Creating a Culture of Learning
Training doesn’t work! That is the axiom that many people have lived by for years. The reason is that training is the magic wand that one waves in the air and suddenly everybody comes back changed. But, as we all know, it never really works that way. You can almost hear the manager say, “Hey, I sent you to that class to make you smarter and you are coming back dumber. At least go back to what you used to be. I can deal with that.” It reminds me of a Dilbert cartoon I cut out a long time ago. Dilbert is shown in the office holding a binder when his boss asks him “Well, how did that training event go?” Dilbert then answers ruefully, “Great, now I have another binder that will sit above my desk and collect dust.” In the final panel, Dilbert’s co-worker asks him if he was able to secure funding for the project they were working on. “Yes,” says Dilbert. “I think I got it out of the training budget.”
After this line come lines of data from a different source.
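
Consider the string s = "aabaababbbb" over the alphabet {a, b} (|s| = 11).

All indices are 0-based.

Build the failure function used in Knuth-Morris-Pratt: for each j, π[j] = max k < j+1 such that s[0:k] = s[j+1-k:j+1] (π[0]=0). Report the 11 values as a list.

[0, 1, 0, 1, 2, 3, 4, 0, 0, 0, 0]

π[0] = 0
j=1 s[j]='a': π[1]=1 (border 'a')
j=2 s[j]='b': k: 1→0; π[2]=0 (border '')
j=3 s[j]='a': π[3]=1 (border 'a')
j=4 s[j]='a': π[4]=2 (border 'aa')
j=5 s[j]='b': π[5]=3 (border 'aab')
j=6 s[j]='a': π[6]=4 (border 'aaba')
j=7 s[j]='b': k: 4→1→0; π[7]=0 (border '')
j=8 s[j]='b': π[8]=0 (border '')
j=9 s[j]='b': π[9]=0 (border '')
j=10 s[j]='b': π[10]=0 (border '')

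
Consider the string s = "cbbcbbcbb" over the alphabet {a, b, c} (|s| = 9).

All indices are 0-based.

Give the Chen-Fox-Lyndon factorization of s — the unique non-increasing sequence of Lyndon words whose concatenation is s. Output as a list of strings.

emit factor 1: 'c' (i=0, period=1)
emit factor 2: 'bbc' (i=1, period=3)
emit factor 3: 'bbc' (i=4, period=3)
emit factor 4: 'b' (i=7, period=1)
emit factor 5: 'b' (i=8, period=1)

["c", "bbc", "bbc", "b", "b"]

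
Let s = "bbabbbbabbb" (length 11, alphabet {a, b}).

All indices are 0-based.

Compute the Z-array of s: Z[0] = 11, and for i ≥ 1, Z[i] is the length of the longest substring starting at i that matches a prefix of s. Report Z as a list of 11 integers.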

The Four Levels of Learning
Ever notice a child learning to walk? They start by crawling and can get around fairly well. However, they notice other people walking and start to stand up, take a few steps and fall down. Crawling is a much faster way to go. However, a parent or adult will hold the child by the hand and support them while they take a few steps. Then they will let go of the hand and allow the child to take a few steps toward them, encouraging them with praise in their efforts. Even though there performance has decreased (it is faster at this point to crawl then to walk), with support, encouragement and guidance they continue applying what they have learned until they are able to walk more quickly than they crawl and eventually stop thinking about it altogether because walking is a natural motion for them now.
It is something we have all done and how we, as human beings, learn. There are four levels of learning and, try as we might, we cannot escape them. Everything we learn goes through these four levels. The four levels are:
- Unconsciously unskilled – we don’t know what we don’t know!
- Consciously unskilled – we now realize that we have to learn something.
- Consciously skilled – we have learned it and are trying to apply it. It seems difficult and unnatural but we continue anyway.
- Unconsciously skilled – we have done it so much it is now second nature to us and we don’t even think about it anymore.
Here is how the four levels of learning affect performance:
As you can see from the above-noted chart, learning (at least in the short-term) actually DECREASES performance. It is only after applying it for an extended period of time that performance increases significantly.
Lesson learned: You cannot rush learning. IT TAKES TIME TO INCORPORATE. There are no quick fixes or short-cuts you can do.